The fire ant issues in Australia

“Fire ants in pastures are a source population for cities since they have swarming flights and can repopulate in urban areas,” he said. “In the U.S., we generally know how to remove fire ants in yards, playgrounds and parks, etc., but we do not typically treat large acreages of unmanaged habitat for fire ants. We’ve learned how to manage and co-exist with them. But this new eradication effort in Australia is huge, involving hundreds of people and covering a vast amount of acreage.” 

Puckett said an area where he saw Australians could improve their fire ant management practices was the use of broadcast bait treatment.

“I noticed that many Australians with fire ant issues were focused only on treating visible fire ant mounds and were neglecting the young colonies that could not yet be seen,” he said. “I talked to them about incorporating ant bait broadcasting into their treatment plan to destroy young and inconspicuous colonies.”   

Driving fire ants out of Australia

Map of the national fire ant eradication area in Australia
The new national Fire Ant Eradication Program in Australia will be focused on hundreds of thousands of acres in eastern Australia, progressively controlling ant populations and moving toward the Coral Sea. (Fire Ant Eradication Program)

Puckett said Australians were especially attuned to environmental issues. Many were concerned with the use of insecticides, so he also had the opportunity to discuss the objective science behind fire ant treatments and the long-term benefits of promptly addressing the issue.

The Australian Red Imported Fire Ant Eradication Program selected their treatment strategy with these concerns in mind, Puckett said. The program includes the application of granular baits from aircraft across the outer boundaries of the fire ant infestation area. The plan is for the treatment band to move toward the interior of the fire ant infested area each year until they are eradicated.

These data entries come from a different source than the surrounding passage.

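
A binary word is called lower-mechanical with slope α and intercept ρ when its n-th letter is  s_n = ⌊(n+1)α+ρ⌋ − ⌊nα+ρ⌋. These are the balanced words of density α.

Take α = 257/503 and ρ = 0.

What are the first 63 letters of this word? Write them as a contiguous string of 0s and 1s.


n=0: ⌊(1·257)/503⌋ − ⌊(0·257)/503⌋ = ⌊257/503⌋ − ⌊0/503⌋ = 0 − 0 = 0
n=1: ⌊(2·257)/503⌋ − ⌊(1·257)/503⌋ = ⌊514/503⌋ − ⌊257/503⌋ = 1 − 0 = 1
n=2: ⌊(3·257)/503⌋ − ⌊(2·257)/503⌋ = ⌊771/503⌋ − ⌊514/503⌋ = 1 − 1 = 0
n=3: ⌊(4·257)/503⌋ − ⌊(3·257)/503⌋ = ⌊1028/503⌋ − ⌊771/503⌋ = 2 − 1 = 1
n=4: ⌊(5·257)/503⌋ − ⌊(4·257)/503⌋ = ⌊1285/503⌋ − ⌊1028/503⌋ = 2 − 2 = 0
n=5: ⌊(6·257)/503⌋ − ⌊(5·257)/503⌋ = ⌊1542/503⌋ − ⌊1285/503⌋ = 3 − 2 = 1
n=6: ⌊(7·257)/503⌋ − ⌊(6·257)/503⌋ = ⌊1799/503⌋ − ⌊1542/503⌋ = 3 − 3 = 0
n=7: ⌊(8·257)/503⌋ − ⌊(7·257)/503⌋ = ⌊2056/503⌋ − ⌊1799/503⌋ = 4 − 3 = 1
n=8: ⌊(9·257)/503⌋ − ⌊(8·257)/503⌋ = ⌊2313/503⌋ − ⌊2056/503⌋ = 4 − 4 = 0
n=9: ⌊(10·257)/503⌋ − ⌊(9·257)/503⌋ = ⌊2570/503⌋ − ⌊2313/503⌋ = 5 − 4 = 1
n=10: ⌊(11·257)/503⌋ − ⌊(10·257)/503⌋ = ⌊2827/503⌋ − ⌊2570/503⌋ = 5 − 5 = 0
n=11: ⌊(12·257)/503⌋ − ⌊(11·257)/503⌋ = ⌊3084/503⌋ − ⌊2827/503⌋ = 6 − 5 = 1
n=12: ⌊(13·257)/503⌋ − ⌊(12·257)/503⌋ = ⌊3341/503⌋ − ⌊3084/503⌋ = 6 − 6 = 0
n=13: ⌊(14·257)/503⌋ − ⌊(13·257)/503⌋ = ⌊3598/503⌋ − ⌊3341/503⌋ = 7 − 6 = 1
n=14: ⌊(15·257)/503⌋ − ⌊(14·257)/503⌋ = ⌊3855/503⌋ − ⌊3598/503⌋ = 7 − 7 = 0
n=15: ⌊(16·257)/503⌋ − ⌊(15·257)/503⌋ = ⌊4112/503⌋ − ⌊3855/503⌋ = 8 − 7 = 1
n=16: ⌊(17·257)/503⌋ − ⌊(16·257)/503⌋ = ⌊4369/503⌋ − ⌊4112/503⌋ = 8 − 8 = 0
n=17: ⌊(18·257)/503⌋ − ⌊(17·257)/503⌋ = ⌊4626/503⌋ − ⌊4369/503⌋ = 9 − 8 = 1
n=18: ⌊(19·257)/503⌋ − ⌊(18·257)/503⌋ = ⌊4883/503⌋ − ⌊4626/503⌋ = 9 − 9 = 0
n=19: ⌊(20·257)/503⌋ − ⌊(19·257)/503⌋ = ⌊5140/503⌋ − ⌊4883/503⌋ = 10 − 9 = 1
n=20: ⌊(21·257)/503⌋ − ⌊(20·257)/503⌋ = ⌊5397/503⌋ − ⌊5140/503⌋ = 10 − 10 = 0
n=21: ⌊(22·257)/503⌋ − ⌊(21·257)/503⌋ = ⌊5654/503⌋ − ⌊5397/503⌋ = 11 − 10 = 1
n=22: ⌊(23·257)/503⌋ − ⌊(22·257)/503⌋ = ⌊5911/503⌋ − ⌊5654/503⌋ = 11 − 11 = 0
n=23: ⌊(24·257)/503⌋ − ⌊(23·257)/503⌋ = ⌊6168/503⌋ − ⌊5911/503⌋ = 12 − 11 = 1
n=24: ⌊(25·257)/503⌋ − ⌊(24·257)/503⌋ = ⌊6425/503⌋ − ⌊6168/503⌋ = 12 − 12 = 0
n=25: ⌊(26·257)/503⌋ − ⌊(25·257)/503⌋ = ⌊6682/503⌋ − ⌊6425/503⌋ = 13 − 12 = 1
n=26: ⌊(27·257)/503⌋ − ⌊(26·257)/503⌋ = ⌊6939/503⌋ − ⌊6682/503⌋ = 13 − 13 = 0
n=27: ⌊(28·257)/503⌋ − ⌊(27·257)/503⌋ = ⌊7196/503⌋ − ⌊6939/503⌋ = 14 − 13 = 1
n=28: ⌊(29·257)/503⌋ − ⌊(28·257)/503⌋ = ⌊7453/503⌋ − ⌊7196/503⌋ = 14 − 14 = 0
n=29: ⌊(30·257)/503⌋ − ⌊(29·257)/503⌋ = ⌊7710/503⌋ − ⌊7453/503⌋ = 15 − 14 = 1
n=30: ⌊(31·257)/503⌋ − ⌊(30·257)/503⌋ = ⌊7967/503⌋ − ⌊7710/503⌋ = 15 − 15 = 0
n=31: ⌊(32·257)/503⌋ − ⌊(31·257)/503⌋ = ⌊8224/503⌋ − ⌊7967/503⌋ = 16 − 15 = 1
n=32: ⌊(33·257)/503⌋ − ⌊(32·257)/503⌋ = ⌊8481/503⌋ − ⌊8224/503⌋ = 16 − 16 = 0
n=33: ⌊(34·257)/503⌋ − ⌊(33·257)/503⌋ = ⌊8738/503⌋ − ⌊8481/503⌋ = 17 − 16 = 1
n=34: ⌊(35·257)/503⌋ − ⌊(34·257)/503⌋ = ⌊8995/503⌋ − ⌊8738/503⌋ = 17 − 17 = 0
n=35: ⌊(36·257)/503⌋ − ⌊(35·257)/503⌋ = ⌊9252/503⌋ − ⌊8995/503⌋ = 18 − 17 = 1
n=36: ⌊(37·257)/503⌋ − ⌊(36·257)/503⌋ = ⌊9509/503⌋ − ⌊9252/503⌋ = 18 − 18 = 0
n=37: ⌊(38·257)/503⌋ − ⌊(37·257)/503⌋ = ⌊9766/503⌋ − ⌊9509/503⌋ = 19 − 18 = 1
n=38: ⌊(39·257)/503⌋ − ⌊(38·257)/503⌋ = ⌊10023/503⌋ − ⌊9766/503⌋ = 19 − 19 = 0
n=39: ⌊(40·257)/503⌋ − ⌊(39·257)/503⌋ = ⌊10280/503⌋ − ⌊10023/503⌋ = 20 − 19 = 1
n=40: ⌊(41·257)/503⌋ − ⌊(40·257)/503⌋ = ⌊10537/503⌋ − ⌊10280/503⌋ = 20 − 20 = 0
n=41: ⌊(42·257)/503⌋ − ⌊(41·257)/503⌋ = ⌊10794/503⌋ − ⌊10537/503⌋ = 21 − 20 = 1
n=42: ⌊(43·257)/503⌋ − ⌊(42·257)/503⌋ = ⌊11051/503⌋ − ⌊10794/503⌋ = 21 − 21 = 0
n=43: ⌊(44·257)/503⌋ − ⌊(43·257)/503⌋ = ⌊11308/503⌋ − ⌊11051/503⌋ = 22 − 21 = 1
n=44: ⌊(45·257)/503⌋ − ⌊(44·257)/503⌋ = ⌊11565/503⌋ − ⌊11308/503⌋ = 22 − 22 = 0
n=45: ⌊(46·257)/503⌋ − ⌊(45·257)/503⌋ = ⌊11822/503⌋ − ⌊11565/503⌋ = 23 − 22 = 1
n=46: ⌊(47·257)/503⌋ − ⌊(46·257)/503⌋ = ⌊12079/503⌋ − ⌊11822/503⌋ = 24 − 23 = 1
n=47: ⌊(48·257)/503⌋ − ⌊(47·257)/503⌋ = ⌊12336/503⌋ − ⌊12079/503⌋ = 24 − 24 = 0
n=48: ⌊(49·257)/503⌋ − ⌊(48·257)/503⌋ = ⌊12593/503⌋ − ⌊12336/503⌋ = 25 − 24 = 1
n=49: ⌊(50·257)/503⌋ − ⌊(49·257)/503⌋ = ⌊12850/503⌋ − ⌊12593/503⌋ = 25 − 25 = 0
n=50: ⌊(51·257)/503⌋ − ⌊(50·257)/503⌋ = ⌊13107/503⌋ − ⌊12850/503⌋ = 26 − 25 = 1
n=51: ⌊(52·257)/503⌋ − ⌊(51·257)/503⌋ = ⌊13364/503⌋ − ⌊13107/503⌋ = 26 − 26 = 0
n=52: ⌊(53·257)/503⌋ − ⌊(52·257)/503⌋ = ⌊13621/503⌋ − ⌊13364/503⌋ = 27 − 26 = 1
n=53: ⌊(54·257)/503⌋ − ⌊(53·257)/503⌋ = ⌊13878/503⌋ − ⌊13621/503⌋ = 27 − 27 = 0
n=54: ⌊(55·257)/503⌋ − ⌊(54·257)/503⌋ = ⌊14135/503⌋ − ⌊13878/503⌋ = 28 − 27 = 1
n=55: ⌊(56·257)/503⌋ − ⌊(55·257)/503⌋ = ⌊14392/503⌋ − ⌊14135/503⌋ = 28 − 28 = 0
n=56: ⌊(57·257)/503⌋ − ⌊(56·257)/503⌋ = ⌊14649/503⌋ − ⌊14392/503⌋ = 29 − 28 = 1
n=57: ⌊(58·257)/503⌋ − ⌊(57·257)/503⌋ = ⌊14906/503⌋ − ⌊14649/503⌋ = 29 − 29 = 0
n=58: ⌊(59·257)/503⌋ − ⌊(58·257)/503⌋ = ⌊15163/503⌋ − ⌊14906/503⌋ = 30 − 29 = 1
n=59: ⌊(60·257)/503⌋ − ⌊(59·257)/503⌋ = ⌊15420/503⌋ − ⌊15163/503⌋ = 30 − 30 = 0
n=60: ⌊(61·257)/503⌋ − ⌊(60·257)/503⌋ = ⌊15677/503⌋ − ⌊15420/503⌋ = 31 − 30 = 1
n=61: ⌊(62·257)/503⌋ − ⌊(61·257)/503⌋ = ⌊15934/503⌋ − ⌊15677/503⌋ = 31 − 31 = 0
n=62: ⌊(63·257)/503⌋ − ⌊(62·257)/503⌋ = ⌊16191/503⌋ − ⌊15934/503⌋ = 32 − 31 = 1

010101010101010101010101010101010101010101010110101010101010101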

Meanwhile, residents living in the interior of the infestation area, where fire ant densities are much greater, can request treatment by the eradication program with professional-grade insecticides. All of the products being used by the Australian eradication program have been used safely for decades to manage fire ants in the U.S.

 “Here in Texas, we have been dealing with fire ants for decades and have learned a number of lessons related to best management practices and what types of treatments are most effective,” he said.

The new Australian fire ant eradication plan

Puckett said he was impressed with the breadth of the new fire ant eradication program in Australia, which will build sizeable surveillance and treatment zones for the pest and provide treatment multiple times per year.

Over the coming years, the plan is to aggressively treat fire ants in the designated area of the continent, moving the treatment zones ever closer to the coastline and toward full eradication.   

The Australians plan to treat and check every property in the eradication area, whether fire ants are visible or not, as any omission or oversight may have a negative impact on nationwide eradication efforts. To ensure they locate and eliminate all fire ant nests, they will start from the outside of the infested area and move inwards, continuing to clear the ants until they are gone. “The Australians have a thoughtful, thorough and extensive plan in place for fire ant eradication on that continent, and I hope that in some way my expertise and work in Australia will be helpful toward making that effort succeed.”